What can 20,000 models teach us? Lessons learned from a large-scale empirical comparison of learning algorithms.

Dr. Alexandru Niculescu-Mizil, NEC Labs America

Wednesday April 11, 2012 at 13:30 PM in CBIM 22 (Multipurpose Room)

Faculty Host: Tina Eliassi-Rad

Abstract: In this talk, I will share some of the insights we gained from a large-scale comparison of binary classification algorithms. In this study, we evaluated some of the most popular learning algorithms using a variety of metrics that emphasize different performance aspects: accuracy at a set threshold, ability to rank positive cases higher than negative ones, or ability to predict well-calibrated probabilities. Besides addressing the obvious questions that arise with such a comparison (is there a "best" learning algorithm? are SVMs better than neural networks? do newly developed algorithms like boosting and SVM really provide an improvement in practice?), I will discuss a few unexpected and, I would say, more exciting findings from the study. I will look in depth at the ability of learning algorithms to produce well-calibrated probabilistic predictions. An analysis of the predictions of the various models shows that some learning algorithms introduce a surprisingly consistent distortion that makes their predictions poorly calibrated. I will show how this distortion can be repaired by re-calibrating the models after training, and compare two re-calibration techniques. I will also address the question of what performance metric should be used for model selection. Conventional wisdom says that one should use the metric one is interested in optimizing, but the results indicate that this is not true for small sample sizes. In fact, for small sample sizes, there seems to be a single "uber-metric" that one should use in model selection regardless of what the "correct" metric is. Finally, time permitting, I will show how performance can be improved by using Ensemble Selection to combine predictions from models trained by the different learning algorithms.

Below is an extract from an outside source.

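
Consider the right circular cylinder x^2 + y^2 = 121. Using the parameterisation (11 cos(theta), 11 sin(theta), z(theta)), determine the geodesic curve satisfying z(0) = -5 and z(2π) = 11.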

Joint work with Rich Caruana, Art Munson, David Skalak, Tom Fawcett, Geoff Crew, Alex Ksikes, and Cristi Bucila.

Bio: Alexandru Niculescu-Mizil is a researcher at NEC Laboratories America. Before joining NEC, he was a Herman Goldstine Postdoctoral Fellow at IBM T.J. Watson Research Center. He received his Ph.D. from Cornell University in 2008 under the supervision of Rich Caruana, a Masters of Science degree in Computer Science from Cornell University, and a Magna Cum Laude Bachelors degree in Mathematics and Computer Science from University of Bucharest. His research interests are in machine learning and data mining, particularly in inductive transfer, graphical model structure learning, probability estimation, empirical evaluations, ensemble methods and on-line learning. He received an ICML Distinguished Student Paper Award in 2005 for his work on probability estimation, and a COLT Best Student in 2008 paper award for his work on on-line learning. In 2009, he led the IBM Research team that won the KDDCUP Competition.

Suggested readings:

  • Rich Caruana, Art Munson, and Alexandru Niculescu-Mizil. Getting the Most Out of Ensemble Selection. IEEE International Conference on Data Mining (ICDM), 2006.
  • Rich Caruana, Alexandru Niculescu-Mizil. An Empirical Comparison of Supervised Learning Algorithms. International Conference on Machine Learning (ICML), 2006.